To all of you, my lovely readers, I’m sorry that I’ve put off posting for almost a week. Every time I would get started on something I would think, “Wow…I am so boring, forget this.” I was also swept up in the fact that I’m supposedly getting promoted to something really cool at work. I’ll announce what that’s all about when it’s official. While I haven’t been posting as much as I would like, I’ve still been cooking up a storm. Plenty of deliciousness is coming your way!
I don’t cook pork tenderloin often because it has a tendency to dry out and get chewy, an issue that comes with cooking lean cuts of meat. For now, I’ll get to this amazing meal, but stay tuned for some tips for achieving a perfectly moist tenderloin every time.
First of all, when you buy this cut, make sure you find one that is an evenly shaped as possibly. If you find one that is thin at one end and thick at the other, it’s going to be overcooked on one side and undercooked on the other. Not tasty.
Let’s ignore how phallic that looks. The other picture was worse. You would have been clutching your pearls, clutching them hard.
The tying is really easy. I used a video on youtube! Not only does it look all fancy, but it helps the meat cook evenly.

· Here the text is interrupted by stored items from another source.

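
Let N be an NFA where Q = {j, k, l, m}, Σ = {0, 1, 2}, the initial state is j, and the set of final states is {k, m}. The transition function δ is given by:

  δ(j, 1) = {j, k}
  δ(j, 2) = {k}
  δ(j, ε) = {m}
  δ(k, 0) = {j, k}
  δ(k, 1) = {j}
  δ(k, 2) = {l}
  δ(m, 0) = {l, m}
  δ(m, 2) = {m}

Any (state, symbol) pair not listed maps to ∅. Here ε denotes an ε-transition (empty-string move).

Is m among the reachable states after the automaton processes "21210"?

Start: ε-closure({j}) = {j, m}.
Read '2': {j, m} → {k, m}.
Read '1': {k, m} → {j, m}.
Read '2': {j, m} → {k, m}.
Read '1': {k, m} → {j, m}.
Read '0': {j, m} → {l, m}.
State m is in {l, m}.

Yes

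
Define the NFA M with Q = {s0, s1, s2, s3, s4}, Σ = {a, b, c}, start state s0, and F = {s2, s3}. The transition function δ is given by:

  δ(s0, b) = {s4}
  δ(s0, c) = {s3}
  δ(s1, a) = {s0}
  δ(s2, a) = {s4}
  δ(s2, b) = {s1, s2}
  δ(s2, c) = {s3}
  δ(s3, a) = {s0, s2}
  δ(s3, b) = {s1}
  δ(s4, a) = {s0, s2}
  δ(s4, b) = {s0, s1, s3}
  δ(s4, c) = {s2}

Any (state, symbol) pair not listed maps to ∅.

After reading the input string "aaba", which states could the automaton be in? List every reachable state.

∅

Start in {s0}.
Read 'a': {s0} → ∅.
The set is empty and remains empty for the remaining 3 symbols.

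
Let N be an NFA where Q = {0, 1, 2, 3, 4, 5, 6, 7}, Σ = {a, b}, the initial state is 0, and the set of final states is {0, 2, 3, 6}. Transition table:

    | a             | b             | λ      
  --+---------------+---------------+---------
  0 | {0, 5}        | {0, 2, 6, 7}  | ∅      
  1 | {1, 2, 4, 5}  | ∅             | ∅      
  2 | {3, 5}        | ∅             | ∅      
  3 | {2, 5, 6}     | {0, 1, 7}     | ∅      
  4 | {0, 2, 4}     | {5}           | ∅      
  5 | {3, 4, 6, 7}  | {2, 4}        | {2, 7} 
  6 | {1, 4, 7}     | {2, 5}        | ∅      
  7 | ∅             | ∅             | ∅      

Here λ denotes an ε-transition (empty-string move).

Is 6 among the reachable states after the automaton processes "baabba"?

Yes

Start in {0}.
Read 'b': 0→{0, 2, 6, 7}; now {0, 2, 6, 7}.
Read 'a': 0→{0, 5}, 2→{3, 5}, 6→{1, 4, 7}, 7→∅; union {0, 1, 3, 4, 5, 7}; ε-closure = {0, 1, 2, 3, 4, 5, 7}.
Read 'a': 0→{0, 5}, 1→{1, 2, 4, 5}, 2→{3, 5}, 3→{2, 5, 6}, 4→{0, 2, 4}, 5→{3, 4, 6, 7}, 7→∅; now {0, 1, 2, 3, 4, 5, 6, 7}.
Read 'b': 0→{0, 2, 6, 7}, 1→∅, 2→∅, 3→{0, 1, 7}, 4→{5}, 5→{2, 4}, 6→{2, 5}, 7→∅; now {0, 1, 2, 4, 5, 6, 7}.
Read 'b': 0→{0, 2, 6, 7}, 1→∅, 2→∅, 4→{5}, 5→{2, 4}, 6→{2, 5}, 7→∅; now {0, 2, 4, 5, 6, 7}.
Read 'a': 0→{0, 5}, 2→{3, 5}, 4→{0, 2, 4}, 5→{3, 4, 6, 7}, 6→{1, 4, 7}, 7→∅; now {0, 1, 2, 3, 4, 5, 6, 7}.
State 6 is in {0, 1, 2, 3, 4, 5, 6, 7}.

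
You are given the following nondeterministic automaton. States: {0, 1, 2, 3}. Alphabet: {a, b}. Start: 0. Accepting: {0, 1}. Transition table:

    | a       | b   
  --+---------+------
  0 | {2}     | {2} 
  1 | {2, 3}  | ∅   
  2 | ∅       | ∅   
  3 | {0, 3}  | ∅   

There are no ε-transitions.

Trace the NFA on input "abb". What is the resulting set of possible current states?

∅

Start in {0}.
Read 'a': 0→{2}; now {2}.
Read 'b': 2→∅; now ∅.
The set is empty and remains empty for the remaining 1 symbol.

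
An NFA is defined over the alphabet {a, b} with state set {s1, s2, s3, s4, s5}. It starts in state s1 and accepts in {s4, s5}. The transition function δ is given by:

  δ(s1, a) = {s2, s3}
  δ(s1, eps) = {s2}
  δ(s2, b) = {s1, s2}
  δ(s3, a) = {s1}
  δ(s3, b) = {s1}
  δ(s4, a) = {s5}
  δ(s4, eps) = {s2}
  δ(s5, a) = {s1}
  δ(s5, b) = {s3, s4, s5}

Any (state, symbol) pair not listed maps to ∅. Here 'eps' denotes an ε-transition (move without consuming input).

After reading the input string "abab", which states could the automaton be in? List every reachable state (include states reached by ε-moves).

Start: ε-closure({s1}) = {s1, s2}.
Read 'a': s1→{s2, s3}, s2→∅; now {s2, s3}.
Read 'b': s2→{s1, s2}, s3→{s1}; now {s1, s2}.
Read 'a': s1→{s2, s3}, s2→∅; now {s2, s3}.
Read 'b': s2→{s1, s2}, s3→{s1}; now {s1, s2}.

{s1, s2}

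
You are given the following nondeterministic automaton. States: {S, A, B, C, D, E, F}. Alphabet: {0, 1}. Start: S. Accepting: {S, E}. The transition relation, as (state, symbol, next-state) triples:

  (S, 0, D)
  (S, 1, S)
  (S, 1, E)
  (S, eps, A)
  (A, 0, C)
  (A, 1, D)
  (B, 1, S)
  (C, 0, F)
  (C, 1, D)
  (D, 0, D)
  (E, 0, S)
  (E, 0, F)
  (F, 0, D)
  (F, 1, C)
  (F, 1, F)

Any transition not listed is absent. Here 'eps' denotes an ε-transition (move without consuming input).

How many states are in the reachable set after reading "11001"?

3

Start: ε-closure({S}) = {S, A}.
Read '1': S→{S, E}, A→{D}; union {S, D, E}; ε-closure = {S, A, D, E}.
Read '1': S→{S, E}, A→{D}, D→∅, E→∅; union {S, D, E}; ε-closure = {S, A, D, E}.
Read '0': S→{D}, A→{C}, D→{D}, E→{S, F}; union {S, C, D, F}; ε-closure = {S, A, C, D, F}.
Read '0': S→{D}, A→{C}, C→{F}, D→{D}, F→{D}; now {C, D, F}.
Read '1': C→{D}, D→∅, F→{C, F}; now {C, D, F}.
That set has 3 states.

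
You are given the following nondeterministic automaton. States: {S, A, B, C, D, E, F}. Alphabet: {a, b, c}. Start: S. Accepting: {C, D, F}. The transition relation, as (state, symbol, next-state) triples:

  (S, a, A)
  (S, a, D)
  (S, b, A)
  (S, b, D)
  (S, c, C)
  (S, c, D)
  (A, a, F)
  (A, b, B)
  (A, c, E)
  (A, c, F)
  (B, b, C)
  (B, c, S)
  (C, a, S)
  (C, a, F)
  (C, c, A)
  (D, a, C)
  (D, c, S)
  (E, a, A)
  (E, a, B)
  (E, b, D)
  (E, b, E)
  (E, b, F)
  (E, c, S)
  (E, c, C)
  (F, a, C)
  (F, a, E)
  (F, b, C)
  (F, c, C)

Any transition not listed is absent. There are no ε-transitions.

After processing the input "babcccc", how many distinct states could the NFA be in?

3

Start in {S}.
Read 'b': S→{A, D}; now {A, D}.
Read 'a': A→{F}, D→{C}; now {C, F}.
Read 'b': C→∅, F→{C}; now {C}.
Read 'c': C→{A}; now {A}.
Read 'c': A→{E, F}; now {E, F}.
Read 'c': E→{S, C}, F→{C}; now {S, C}.
Read 'c': S→{C, D}, C→{A}; now {A, C, D}.
That set has 3 states.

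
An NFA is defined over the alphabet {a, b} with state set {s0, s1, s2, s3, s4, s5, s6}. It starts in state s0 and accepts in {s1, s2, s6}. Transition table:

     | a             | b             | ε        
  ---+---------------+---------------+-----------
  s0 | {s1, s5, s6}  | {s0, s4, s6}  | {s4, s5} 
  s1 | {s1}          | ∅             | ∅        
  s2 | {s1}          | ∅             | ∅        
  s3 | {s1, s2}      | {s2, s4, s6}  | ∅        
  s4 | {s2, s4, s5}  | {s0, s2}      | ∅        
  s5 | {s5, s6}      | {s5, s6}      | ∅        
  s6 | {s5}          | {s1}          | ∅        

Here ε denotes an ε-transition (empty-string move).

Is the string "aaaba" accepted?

Start: ε-closure({s0}) = {s0, s4, s5}.
Read 'a': s0→{s1, s5, s6}, s4→{s2, s4, s5}, s5→{s5, s6}; now {s1, s2, s4, s5, s6}.
Read 'a': s1→{s1}, s2→{s1}, s4→{s2, s4, s5}, s5→{s5, s6}, s6→{s5}; now {s1, s2, s4, s5, s6}.
Read 'a': s1→{s1}, s2→{s1}, s4→{s2, s4, s5}, s5→{s5, s6}, s6→{s5}; now {s1, s2, s4, s5, s6}.
Read 'b': s1→∅, s2→∅, s4→{s0, s2}, s5→{s5, s6}, s6→{s1}; union {s0, s1, s2, s5, s6}; ε-closure = {s0, s1, s2, s4, s5, s6}.
Read 'a': s0→{s1, s5, s6}, s1→{s1}, s2→{s1}, s4→{s2, s4, s5}, s5→{s5, s6}, s6→{s5}; now {s1, s2, s4, s5, s6}.
The final set {s1, s2, s4, s5, s6} contains the accepting states s1, s2, s6.

Yes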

This step is optional, but the pig gods were telling me that I should encase all this goodness in saran wrap until I was ready to sear it into golden bliss. It’s also a good idea if you didn’t already bring it up to room temperature like I did.
At this point, preheat your oven to 425 degrees.
At this point, I totally spaced out on you guys. Start by browning your pork tenderloin on all sides. Remove it from the pan (I used my trusty cast iron skillet) and add the shallot, apple, and figs. Get a little color going, then push all those goodies towards the center of the pan and perch the pork on top. Put the whole thing in the oven until the internal temperature reaches at least 145 degrees, about 15 minutes.
I know this sounds low but this is actually the approved temperature for pork! Plus, it should raise a few degrees while it’s resting for ten minutes.